Not everything has worked out exactly as she expected, though. She was laid off from her marketing/editing day job during the pandemic. This seemed to expedite pursuing all her original projects … even while the execution of them proved trickier.

“The last three years have been extremely distracting, and I’ve had to change my entire flow of how I work. It’s very hard to write about made-up people in your head when you’re stuck in your house with your family,” she says, laughing.

She reveals her husband, Justin Henning, enjoys her books. Her kids? Not so much.

“My son, who is 13, loves to tell people his mom is an author but then doesn’t actually read my books,” she admits. “His friends have read my books, and he likes that. Plus, he has teachers who read them. My daughter, who is 7, her goal is to be a ‘cat lady book writer.’ She wants to live in a cabin in Colorado with her many cats and then write books about them.”

Her children’s interest may perk up in the future. Henning has already sold the theatrical rights to “Sea Witch.”

“It was purchased by this British outfit that wanted to turn it into a stage musical. They were workshopping it, writing songs. Then the pandemic happened, so they shifted to film rights,” she says.
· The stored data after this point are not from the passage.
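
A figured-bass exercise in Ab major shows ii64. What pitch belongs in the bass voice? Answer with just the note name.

F

ii in Ab major has root Bb; the chord is Bb-Db-F.
The figure 64 means second inversion — the fifth is in the bass.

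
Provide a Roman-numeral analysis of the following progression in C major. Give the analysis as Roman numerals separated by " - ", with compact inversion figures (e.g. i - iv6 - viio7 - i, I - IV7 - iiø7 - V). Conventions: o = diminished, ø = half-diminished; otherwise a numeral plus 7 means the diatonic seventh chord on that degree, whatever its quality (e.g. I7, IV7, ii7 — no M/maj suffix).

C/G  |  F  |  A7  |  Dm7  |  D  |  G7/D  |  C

C/G: root C is the tonic; major triad there is I64.
F has root F, degree 4 in C major, so IV.
A7: chromatic; A is V of ii, so V7/ii.
Dm7 has root D, degree 2 in C major, so ii7.
D: a major triad on D, the applied dominant of V → V/V.
G7/D has root G, degree 5 in C major, so V43.
C: major triad on C = scale degree 1 → I.

I64 - IV - V7/ii - ii7 - V/V - V43 - I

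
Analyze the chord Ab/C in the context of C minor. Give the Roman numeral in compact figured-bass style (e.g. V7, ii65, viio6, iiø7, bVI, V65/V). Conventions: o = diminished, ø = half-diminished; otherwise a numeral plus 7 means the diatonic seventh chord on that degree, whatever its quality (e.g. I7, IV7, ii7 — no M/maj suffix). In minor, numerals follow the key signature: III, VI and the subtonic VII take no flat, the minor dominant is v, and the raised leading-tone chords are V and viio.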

Her agents are also fielding movie interest for the “Kingdom” series and contemporary novels. Additionally, she has two more books coming out. “Monster Camp” (summer 2023, Simon & Schuster) follows an 11-year-old who role-plays as a vampire but finds herself in a real gathering of spooky creatures. And Henning is part of an anthology titled “Out of Our League” (winter 2024, Macmillan), this time bypassing football and gymnastics for a track and field story.
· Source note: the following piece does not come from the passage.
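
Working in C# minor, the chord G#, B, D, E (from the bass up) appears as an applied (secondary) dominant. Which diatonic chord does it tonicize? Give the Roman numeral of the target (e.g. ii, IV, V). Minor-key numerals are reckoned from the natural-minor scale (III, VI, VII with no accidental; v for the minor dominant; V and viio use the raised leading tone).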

“The connection between all these books is I end up writing about female characters who are tossed into a hyper male-dominated world,” Henning says.

“I wrote a princess who was literally the most powerful person in her country and couldn’t get what she wanted because she had to get married and become a queen. Then I wrote a female softball player who played football as the way to get on a team again after she had down-spiraled. I write these women who move around these worlds with men, and they are all very different … but I feel like they would all be friends.”

Jon Niccum is a filmmaker, freelance writer and author of “The Worst Gig: From Psycho Fans to Stage Riots, Famous Musicians Tell All.”

An excerpt

Sarah Henning’s “Kingdom of Sand and Sky” trilogy starts with “The Princess Will Save You” (Tor Publishing Group, Macmillan Publishers). Here’s how it begins:

The whisper and clang of steel rang out over the foothills of Ardenia, a princess and a pauper meeting swords.

Left. Right. Cross. High cut. Mid-cross. Hanging parry. Stab.

“You’ve been practicing,” the princess accused the boy with a laugh that played across the little meadow they called theirs. The palace grounds of the Itspi had plenty of rolling land but not much that provided privacy. But this patch of mostly flat earth surrounded on three sides by fragrant juniper trees was one they’d claimed long ago as children.

It was an open secret within the castle that Princess Amarande of Ardenia spent far too much of her time here and with this boy. Luca. It hadn’t been anything to worry about until recently.

“Simply trying to avoid a devastating injury.”

“Come, Luca, I think you want to do more than avoid injury.” She tilted her head as their swords met at chest height, their faces and flushed cheeks inches apart. They were dressed alike— training breeches, tunic, chest and wrist armor, but their heads bare. The princess’s auburn hair had already begun to abandon her hasty braid, swirling in curled wisps about her face. “I think you want to win.”=

At this, Luca only grinned, dimples flashing as he lunged forward. His sword—blunt for practice but still hard-as-nails Basilican steel — tapped Amarande against the waist, right under the protection of her chest plate. A warning of what could be done for real.

“Always, Princess.”

“Then let’s make things more exciting, shall we?”